Larger tumours in lymph nodes already trigger further treatment. A micro tumour is a cluster of cells less than two millimetres.
Most, but not all, doctors would treat these, too. Isolated tumour cells are even tinier — "you can essentially count them" in a tissue sample, Winer said — and do not typically spur further treatment under current guidelines.
The Dutch researchers compared patients based on whether they received treatment beyond surgery and whether cancer of various amounts was found in a lymph node.
In most cases, breast cancer doesn't return after surgery. Among women in the study who were given no additional treatment, 86 per cent of those with no cancer in lymph nodes were free of cancer five years later. Only 76 per cent of those with micro tumours and 77 per cent of those with isolated cancer cells were cancer-free.

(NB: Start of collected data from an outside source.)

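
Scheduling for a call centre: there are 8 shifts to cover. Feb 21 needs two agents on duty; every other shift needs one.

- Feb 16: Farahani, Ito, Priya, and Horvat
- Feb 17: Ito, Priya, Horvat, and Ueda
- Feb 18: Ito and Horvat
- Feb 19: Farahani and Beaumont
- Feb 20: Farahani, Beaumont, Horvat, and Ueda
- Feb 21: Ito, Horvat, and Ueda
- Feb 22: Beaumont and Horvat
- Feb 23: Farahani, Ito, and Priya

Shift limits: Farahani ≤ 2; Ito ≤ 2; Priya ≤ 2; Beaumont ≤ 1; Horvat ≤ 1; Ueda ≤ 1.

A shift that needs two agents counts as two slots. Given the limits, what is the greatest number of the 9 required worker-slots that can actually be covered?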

That translates to a roughly 50 per cent greater risk of recurrence if any sign of cancer was present in a node.
Also, women with micro tumours or stray cells who were given additional treatment had a 43 per cent lower risk of a cancer recurrence than similar women not treated beyond surgery.
The differences should lead doctors to reconsider guidelines for how tumours are classified, which guides the amount of treatment a woman receives, the authors write. Now, a micro tumour is considered "node positive" cancer, warranting further treatment, while isolated cells are called "node negative."
A new version of the guidelines is due out soon, Hayes said.